J’aurais pu te parler de Violette, ma mère, qui fut tour à tour vendeuse (chaussures de luxe), postière, assistante maternelle, guide de château, cuisinière hors pair et mère-enfant à la gaité contagieuse et inébranlable. Je choisis Amina, ma copine de classe, Marocaine, 38 ans, mère de quatre enfants, femme au foyer.

 

Amina est arrivée dans notre cours d’ESOL* de City & Islington College en robe de bure maronnasse la couvrant de la tête aux pieds, enserrant ses cheveux et ne laissant voir que son visage frais et sérieux, modeste, rarement souriant. Elle s’est immédiatement distinguée dans cette classe de quinze étudiantes (seulement deux jeunes hommes, un Russe et un Italien) venues d’Érythrée, du Soudan, de Lithuanie, d’Italie, d’Espagne, du Pérou, d’Iran, en gagnant avec aisance le concours du Balloon Game**. Elle avait choisi d’interpréter Martin Luther King.

 

– Comment se fait-il que tu parles si bien l’anglais ? lui demandai-je, étonnée par l’étendue de son vocabulaire, comparé au mien équivalent à celui d’une enfant de 2 ans.

– Je vis à Londres depuis quatorze ans.

– Ah bon ?! Et pourquoi venir en cours seulement maintenant ?

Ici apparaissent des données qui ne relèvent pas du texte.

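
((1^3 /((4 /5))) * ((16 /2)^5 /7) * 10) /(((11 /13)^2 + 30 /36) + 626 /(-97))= -40287436800 /3376639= -11931.22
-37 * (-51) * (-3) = -5661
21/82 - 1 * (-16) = 1333/82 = 16.26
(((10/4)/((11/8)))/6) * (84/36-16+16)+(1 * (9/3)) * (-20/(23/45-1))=12220/99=123.43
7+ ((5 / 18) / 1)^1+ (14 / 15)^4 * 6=399289 / 33750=11.83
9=9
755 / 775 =151 / 155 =0.97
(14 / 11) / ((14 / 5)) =5 / 11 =0.45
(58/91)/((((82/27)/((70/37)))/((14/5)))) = 21924/19721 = 1.11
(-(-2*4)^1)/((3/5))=40/3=13.33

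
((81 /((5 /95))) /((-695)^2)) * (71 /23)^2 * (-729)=-5655654171 /255520225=-22.13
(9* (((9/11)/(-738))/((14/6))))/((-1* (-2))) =-27/12628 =-0.00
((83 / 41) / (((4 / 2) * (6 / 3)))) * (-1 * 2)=-83 / 82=-1.01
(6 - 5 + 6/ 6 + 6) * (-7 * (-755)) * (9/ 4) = 95130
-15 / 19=-0.79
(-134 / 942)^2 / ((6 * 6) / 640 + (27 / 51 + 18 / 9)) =12210080 / 1560207753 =0.01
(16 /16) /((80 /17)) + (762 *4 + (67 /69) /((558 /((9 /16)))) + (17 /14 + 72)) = 7477942067 /2395680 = 3121.43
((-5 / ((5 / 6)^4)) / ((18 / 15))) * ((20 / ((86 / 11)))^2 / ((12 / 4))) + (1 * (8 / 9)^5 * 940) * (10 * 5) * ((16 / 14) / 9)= 3293.11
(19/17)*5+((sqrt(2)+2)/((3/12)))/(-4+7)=4*sqrt(2)/3+421/51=10.14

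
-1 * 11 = -11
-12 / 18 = -2 / 3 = -0.67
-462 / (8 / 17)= -3927 / 4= -981.75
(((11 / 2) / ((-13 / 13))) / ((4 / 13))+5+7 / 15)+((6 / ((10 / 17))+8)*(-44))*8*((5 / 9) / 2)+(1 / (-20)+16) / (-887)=-572215651 / 319320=-1791.98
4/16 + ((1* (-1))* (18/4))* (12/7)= -209/28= -7.46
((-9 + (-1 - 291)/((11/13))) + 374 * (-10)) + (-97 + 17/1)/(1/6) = -50315/11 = -4574.09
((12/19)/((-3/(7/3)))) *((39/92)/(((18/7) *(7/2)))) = -91/3933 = -0.02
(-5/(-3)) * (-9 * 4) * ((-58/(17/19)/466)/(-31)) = -33060/122791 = -0.27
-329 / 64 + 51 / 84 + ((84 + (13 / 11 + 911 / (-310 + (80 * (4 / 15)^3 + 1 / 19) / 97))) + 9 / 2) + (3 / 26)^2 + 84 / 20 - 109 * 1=-2788833106952479 / 123524238918080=-22.58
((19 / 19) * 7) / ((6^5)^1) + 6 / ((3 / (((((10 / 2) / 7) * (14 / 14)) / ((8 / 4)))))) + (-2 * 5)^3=-54393071 / 54432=-999.28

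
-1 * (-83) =83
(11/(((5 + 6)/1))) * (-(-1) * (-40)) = -40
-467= -467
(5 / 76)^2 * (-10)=-125 / 2888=-0.04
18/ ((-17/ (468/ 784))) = -1053/ 1666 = -0.63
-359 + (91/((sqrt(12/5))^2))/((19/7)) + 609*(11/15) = 115789/1140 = 101.57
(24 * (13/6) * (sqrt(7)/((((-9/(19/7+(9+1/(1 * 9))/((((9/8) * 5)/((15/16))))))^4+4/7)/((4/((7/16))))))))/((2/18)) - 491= 47.82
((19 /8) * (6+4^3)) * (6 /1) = 1995 /2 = 997.50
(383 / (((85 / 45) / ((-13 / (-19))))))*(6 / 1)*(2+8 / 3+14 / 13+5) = 2888586 / 323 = 8942.99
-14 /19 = -0.74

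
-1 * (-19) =19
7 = 7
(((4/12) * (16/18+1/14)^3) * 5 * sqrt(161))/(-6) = -8857805 * sqrt(161)/36006768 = -3.12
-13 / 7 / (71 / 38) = -494 / 497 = -0.99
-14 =-14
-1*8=-8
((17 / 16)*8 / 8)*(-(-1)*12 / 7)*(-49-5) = -1377 / 14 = -98.36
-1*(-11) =11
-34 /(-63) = 34 /63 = 0.54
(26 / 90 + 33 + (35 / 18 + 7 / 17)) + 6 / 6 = 18689 / 510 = 36.65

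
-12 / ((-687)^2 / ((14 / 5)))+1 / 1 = 786559 / 786615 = 1.00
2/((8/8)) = 2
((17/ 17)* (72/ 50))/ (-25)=-36/ 625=-0.06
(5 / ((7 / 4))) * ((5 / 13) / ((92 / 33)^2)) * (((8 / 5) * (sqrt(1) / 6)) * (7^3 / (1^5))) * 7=622545 / 6877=90.53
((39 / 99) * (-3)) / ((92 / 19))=-0.24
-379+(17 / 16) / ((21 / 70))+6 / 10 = -44983 / 120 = -374.86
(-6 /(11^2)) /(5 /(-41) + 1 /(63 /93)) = -2583 /70543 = -0.04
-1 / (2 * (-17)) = 1 / 34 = 0.03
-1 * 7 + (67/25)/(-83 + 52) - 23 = -23317/775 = -30.09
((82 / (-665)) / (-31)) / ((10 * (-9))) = -41 / 927675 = -0.00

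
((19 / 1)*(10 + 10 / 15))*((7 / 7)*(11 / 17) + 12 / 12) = 17024 / 51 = 333.80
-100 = -100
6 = 6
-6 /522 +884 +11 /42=1077017 /1218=884.25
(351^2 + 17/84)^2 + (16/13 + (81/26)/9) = 1392296774946061/91728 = 15178536269.69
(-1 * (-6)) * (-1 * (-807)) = 4842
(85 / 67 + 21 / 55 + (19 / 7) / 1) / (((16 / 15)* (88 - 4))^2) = 562945 / 1035431936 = 0.00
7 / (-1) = -7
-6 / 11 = -0.55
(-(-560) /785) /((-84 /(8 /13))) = -32 /6123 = -0.01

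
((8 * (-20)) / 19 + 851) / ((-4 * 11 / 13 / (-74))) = 7700329 / 418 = 18421.84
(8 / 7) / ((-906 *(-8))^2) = 1 / 45966816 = 0.00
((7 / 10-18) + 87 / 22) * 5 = -734 / 11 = -66.73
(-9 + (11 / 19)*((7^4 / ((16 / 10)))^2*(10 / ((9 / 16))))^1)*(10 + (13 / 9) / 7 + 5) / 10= 3796840584263 / 107730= 35244041.44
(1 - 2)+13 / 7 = 6 / 7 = 0.86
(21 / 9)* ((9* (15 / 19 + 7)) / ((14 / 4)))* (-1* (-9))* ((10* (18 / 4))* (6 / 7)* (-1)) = -2157840 / 133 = -16224.36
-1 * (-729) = 729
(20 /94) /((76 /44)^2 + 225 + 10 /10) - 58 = -58.00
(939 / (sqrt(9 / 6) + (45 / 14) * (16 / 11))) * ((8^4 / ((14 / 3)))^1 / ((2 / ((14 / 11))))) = 9692282880 / 80471 - 1036535808 * sqrt(6) / 80471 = 88892.88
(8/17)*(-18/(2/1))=-4.24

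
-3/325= -0.01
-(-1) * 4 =4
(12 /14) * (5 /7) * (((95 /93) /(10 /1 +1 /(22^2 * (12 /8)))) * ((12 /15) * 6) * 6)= 19863360 /11029459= 1.80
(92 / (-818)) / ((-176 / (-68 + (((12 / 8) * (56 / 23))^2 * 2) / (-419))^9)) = -20033645505999.50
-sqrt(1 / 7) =-sqrt(7) / 7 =-0.38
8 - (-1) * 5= 13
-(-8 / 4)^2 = -4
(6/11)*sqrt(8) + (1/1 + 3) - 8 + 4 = 12*sqrt(2)/11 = 1.54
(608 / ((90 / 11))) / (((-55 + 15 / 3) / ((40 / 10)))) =-6688 / 1125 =-5.94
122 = 122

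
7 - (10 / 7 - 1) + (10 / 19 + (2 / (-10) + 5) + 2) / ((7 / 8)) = 9938 / 665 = 14.94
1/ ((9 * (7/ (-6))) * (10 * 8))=-1/ 840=-0.00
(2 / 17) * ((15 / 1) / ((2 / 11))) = 165 / 17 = 9.71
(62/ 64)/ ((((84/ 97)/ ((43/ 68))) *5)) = 129301/ 913920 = 0.14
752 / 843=0.89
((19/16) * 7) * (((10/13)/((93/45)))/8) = 9975/25792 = 0.39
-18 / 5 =-3.60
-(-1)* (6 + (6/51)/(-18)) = 917/153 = 5.99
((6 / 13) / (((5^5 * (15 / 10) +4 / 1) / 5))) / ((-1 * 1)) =-60 / 121979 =-0.00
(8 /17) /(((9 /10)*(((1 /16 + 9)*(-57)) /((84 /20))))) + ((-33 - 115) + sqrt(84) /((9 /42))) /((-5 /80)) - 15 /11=10973280283 /4636665 - 448*sqrt(21) /3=1682.30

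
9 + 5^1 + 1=15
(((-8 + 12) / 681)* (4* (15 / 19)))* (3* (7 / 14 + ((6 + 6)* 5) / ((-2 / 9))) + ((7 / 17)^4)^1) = -5401946200 / 360226073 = -15.00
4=4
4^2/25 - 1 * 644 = -643.36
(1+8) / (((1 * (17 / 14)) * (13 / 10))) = 1260 / 221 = 5.70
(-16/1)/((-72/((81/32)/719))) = 9/11504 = 0.00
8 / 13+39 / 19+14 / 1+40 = 13997 / 247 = 56.67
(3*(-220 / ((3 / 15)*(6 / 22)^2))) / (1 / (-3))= 133100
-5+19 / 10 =-31 / 10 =-3.10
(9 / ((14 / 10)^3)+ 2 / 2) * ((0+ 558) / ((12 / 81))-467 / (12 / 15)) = 4672277 / 343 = 13621.80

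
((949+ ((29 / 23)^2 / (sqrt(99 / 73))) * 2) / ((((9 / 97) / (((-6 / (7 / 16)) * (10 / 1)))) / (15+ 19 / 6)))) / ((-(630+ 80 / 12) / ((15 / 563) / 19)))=1422702880 * sqrt(803) / 249668076273+ 802702160 / 14301889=56.29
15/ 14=1.07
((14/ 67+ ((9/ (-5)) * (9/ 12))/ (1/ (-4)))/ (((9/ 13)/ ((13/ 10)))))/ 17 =317551/ 512550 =0.62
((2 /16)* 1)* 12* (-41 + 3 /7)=-426 /7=-60.86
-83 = -83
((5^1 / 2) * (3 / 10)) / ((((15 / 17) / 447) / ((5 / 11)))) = 7599 / 44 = 172.70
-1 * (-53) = 53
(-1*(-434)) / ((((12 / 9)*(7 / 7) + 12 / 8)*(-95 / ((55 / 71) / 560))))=-1023 / 458660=-0.00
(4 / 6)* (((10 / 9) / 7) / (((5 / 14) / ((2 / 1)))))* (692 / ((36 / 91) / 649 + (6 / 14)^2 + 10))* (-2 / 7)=-1307802496 / 113678505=-11.50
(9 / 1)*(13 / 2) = 117 / 2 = 58.50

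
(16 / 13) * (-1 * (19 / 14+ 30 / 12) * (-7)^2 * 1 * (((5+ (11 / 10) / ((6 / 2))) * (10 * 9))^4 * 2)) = -329154885487008 / 13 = -25319606575923.69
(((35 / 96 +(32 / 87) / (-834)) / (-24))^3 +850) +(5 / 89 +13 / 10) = 8194470287954255394182210453 / 9625196264783758082703360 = 851.36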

– Parce que ma belle mère est morte, répondit-elle sans affect.

 

Nous avons rapidement sympathisé et j’appris qu’elle vivait avec mari et enfants sous le toit de sa belle mère qui la cantonnait au foyer. Interdiction d’aller à l’université, là n’était pas la place d’une mère de famille. J’étais interloquée, mes amis marocains de Paris sont l’une avocate, l’autre économiste au Trésor.

Deux mois après le début de l’année, Amina a entamé une sorte de mue. Elle est arrivée un matin en jean et baskets, ayant jeté la robe de bure aux orties et ne portant qu’un simple foulard sur les cheveux. Je la complimentai sur la couleur de l’étoffe. Le jour suivant le foulard était fleuri, assorti au pull. Quelques semaines plus tard, Amina me confia qu’elle était en conflit grave avec son mari ; celui-ci voulait marier leur fille aînée, 16 ans, avec un homme de leur village et menaçait de la retirer du lycée où elle excellait.

 

À la fin de cette année universitaire, qui fit office de révolution dans sa vie, Amina était divorcée. Peter, notre professeur, à qui je racontai cette histoire, éclata de rire et, l’air faussement gêné, dit qu’il était sans doute coupable de cette métamorphose.

Pouvoir immense de l’Éducation.

 

Sylviane DEGUNST

 

*English for Speakers of foreign language.

** On est deux dans une montgolfière entrain de descendre à pic vers l’océan. Faut en jeter un par-dessus bord afin que le ballon remonte dans les airs et ainsi sauver sa peau.